Critique de Tootpadu
A chaque nation ses démons qui, même s'ils appartiennent au passé, en resurgissent sans préavis. Ce thriller politique prend même le risque de traiter simultanément de deux problèmes propres à l'Espagne des années 1970. Alors que l'organisation du groupe terroriste basque occupe la majeure partie du film, le régime militaire franquiste qui gouvernait le reste du pays avec une main de fer en prend également pour son grade. Apparemment, nos voisins transpyrénéens ont apprécié puisque ce premier film espagnol de Miguel Courtois a été vu par plus d'un million et demi de spectateurs et a remporté deux Goyas mineurs (montage et effets).

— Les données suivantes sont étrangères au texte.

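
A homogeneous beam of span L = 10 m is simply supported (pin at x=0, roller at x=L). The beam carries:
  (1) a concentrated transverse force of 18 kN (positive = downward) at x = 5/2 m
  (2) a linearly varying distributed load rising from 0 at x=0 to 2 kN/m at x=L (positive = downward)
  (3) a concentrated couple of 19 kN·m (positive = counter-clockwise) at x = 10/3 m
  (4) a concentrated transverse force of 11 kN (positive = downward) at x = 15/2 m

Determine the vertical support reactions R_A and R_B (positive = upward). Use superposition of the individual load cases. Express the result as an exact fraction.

R_A = 1289/60 kN, R_B = 1051/60 kN

Load 1 — point force P=18 kN at a=5/2 m (b=L-a=15/2):
  R_A = Pb/L = 18·(15/2)/10 = 27/2 kN
  R_B = Pa/L = 18·(5/2)/10 = 9/2 kN
Load 2 — triangular load w₀=2 kN/m (0→w₀ over full span):
  R_A = w₀L/6 = 2·10/6 = 10/3 kN
  R_B = w₀L/3 = 2·10/3 = 20/3 kN
Load 3 — applied couple M₀=19 kN·m at a=10/3 m (b=L-a=20/3):
  R_A = M₀/L = 19/10 kN
  R_B = -M₀/L = -19/10 kN
Load 4 — point force P=11 kN at a=15/2 m (b=L-a=5/2):
  R_A = Pb/L = 11·(5/2)/10 = 11/4 kN
  R_B = Pa/L = 11·(15/2)/10 = 33/4 kN
Superposition: R_A = 1289/60 kN, R_B = 1051/60 kN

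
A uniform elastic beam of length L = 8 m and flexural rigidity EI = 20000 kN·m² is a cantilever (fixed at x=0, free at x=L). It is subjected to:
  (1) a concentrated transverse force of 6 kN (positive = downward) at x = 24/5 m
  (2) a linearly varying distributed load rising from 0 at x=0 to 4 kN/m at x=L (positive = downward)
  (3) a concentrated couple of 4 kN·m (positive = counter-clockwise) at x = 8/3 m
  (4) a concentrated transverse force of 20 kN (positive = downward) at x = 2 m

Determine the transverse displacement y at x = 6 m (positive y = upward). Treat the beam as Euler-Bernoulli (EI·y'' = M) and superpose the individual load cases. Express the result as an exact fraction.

y(6) = -821297/11250000 m

Load 1 — point force P=6 kN at a=24/5 m (b=L-a=16/5):
  y_1 = -Pa²(3x-a)/(6EI)  [x>a] = -6·(24/5)²·(3·6-(24/5))/(6·20000) = -1188/78125 m
Load 2 — triangular load w₀=4 kN/m (0→w₀ over full span):
  y_2 = (w₀Lx³/12-w₀L²x²/6-w₀x⁵/(120L))/EI = (4·8·6³/12-4·8²·6²/6-4·6⁵/(120·8))/20000 = -2481/50000 m
Load 3 — applied couple M₀=4 kN·m at a=8/3 m (b=L-a=16/3):
  y_3 = M₀a(2x-a)/(2EI)  [x>a] = 4·(8/3)·(2·6-(8/3))/(2·20000) = 14/5625 m
Load 4 — point force P=20 kN at a=2 m (b=L-a=6):
  y_4 = -Pa²(3x-a)/(6EI)  [x>a] = -20·2²·(3·6-2)/(6·20000) = -4/375 m
Superposition: y = Σ y_i = -821297/11250000 m ≈ -0.073004 m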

La situation est beaucoup moins favorable en France, où la sortie au cinéma quelques mois après le passage du film sur Canal ne laisse augurer rien de trop lucratif. En plus, l'histoire passablement solide sur un jeune homme infiltré dans le milieu clandestin basque est fortement desservi par une mise en scène très quelconque. Dans les bonnes mains, le destin ingrat du "loup" aurait pu donner une oeuvre haletante et explosive, dans la lignée du Spielberg politiquement engagé de Munich. Hélas, il n'en est rien, puisque la photographie déjà laide est encore dévalorisée par un choix de plans fortement arbitraire. D'un rythme désordonné, la réalisation donne sans cesse des preuves d'un manque de maîtrise consternant. Cette incapacité de conférer au film plus qu'une apparence de téléfilm bâclé s'étend jusqu'à la direction d'acteurs, particulièrement insipide.